Aku termenung sesaat. Tapi, malam yang penat tak memberiku ruang untuk banyak berpikir. Sepertinya, Kukuh pun merasakan hal yang sama. Beberapa jam terakhir, aku tak banyak bicara. Benakku masih sibuk bertanya, mengapa malam ini terasa sangat berat.

Esok harinya, aku dengar, ibu kos masuk rumah sakit. Menurut bapak kos, beliau memang telah sering keluar masuk rumah sakit. Bahkan, telah puluhan tahun yang lalu. Bapak kos juga mengeluhkan biaya rumah sakit yang semakin mahal saja. Dan setelah beberapa hari, aku pikir, semua akan baik-baik saja. Ternyata, aku salah kira. Ternyata, ibu kos meninggal dunia.

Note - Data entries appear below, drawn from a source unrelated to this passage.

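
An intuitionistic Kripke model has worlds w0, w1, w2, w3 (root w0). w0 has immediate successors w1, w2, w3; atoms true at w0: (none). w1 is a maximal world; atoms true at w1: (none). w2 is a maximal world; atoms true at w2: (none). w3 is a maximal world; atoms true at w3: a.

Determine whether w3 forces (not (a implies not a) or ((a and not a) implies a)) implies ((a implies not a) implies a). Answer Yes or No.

Yes

w3 forces (not (a implies not a) or ((a and not a) implies a)) implies ((a implies not a) implies a): every world accessible from w3 that forces not (a implies not a) or ((a and not a) implies a) (namely w3) also forces (a implies not a) implies a.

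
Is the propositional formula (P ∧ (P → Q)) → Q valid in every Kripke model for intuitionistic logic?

Yes

This is modus ponens in implicational form, which is intuitionistically derivable.
If a world forces P and P → Q, then applying the implication at that world (which is accessible from itself) gives Q.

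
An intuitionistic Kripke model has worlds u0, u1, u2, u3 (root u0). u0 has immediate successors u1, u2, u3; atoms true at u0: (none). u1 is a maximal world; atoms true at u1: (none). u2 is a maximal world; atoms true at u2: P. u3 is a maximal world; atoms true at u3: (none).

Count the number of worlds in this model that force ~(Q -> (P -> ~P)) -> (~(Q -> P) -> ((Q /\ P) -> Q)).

4

u0: forces it.
u1: forces it.
u2: forces it.
u3: forces it.
Worlds forcing the formula: {u0, u1, u2, u3}.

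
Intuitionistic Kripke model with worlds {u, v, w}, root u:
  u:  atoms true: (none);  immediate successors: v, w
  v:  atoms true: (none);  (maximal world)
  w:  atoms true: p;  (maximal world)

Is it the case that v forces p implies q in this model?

v forces p implies q vacuously: no world accessible from v forces the antecedent p.

Yes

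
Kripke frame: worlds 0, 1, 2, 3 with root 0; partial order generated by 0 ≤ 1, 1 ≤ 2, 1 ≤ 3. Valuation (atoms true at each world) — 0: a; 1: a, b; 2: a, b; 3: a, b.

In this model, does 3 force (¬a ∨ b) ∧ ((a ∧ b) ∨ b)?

Yes

3 ⊩ (¬a ∨ b) ∧ ((a ∧ b) ∨ b) since 3 forces both conjuncts.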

Kali ini aku benar-benar termenung. Kenangan dini hari itu sangat kuat di kepalaku. Aku bisa merasakan kekuatan cinta aneh yang tak pernah terlintas di anganku sekalipun. Untuk ukuran pasangan selanjut itu, mengurus aset kos sebesar ini tentu bukan perkara gampang. Betapa hari-hari mereka memang habis diisi bersama-sama. Tak ada lagi keperkasaan fisik, tak ada lagi kegagahan masa lalu, tak ada lagi kejayaan identitas. Mereka hanya punya kebersamaan, untuk mengerti dan dimengerti. Apalagi kalau bukan cara mereka mensyukuri semuanya. Ya, aku suka cara mereka bersyukur.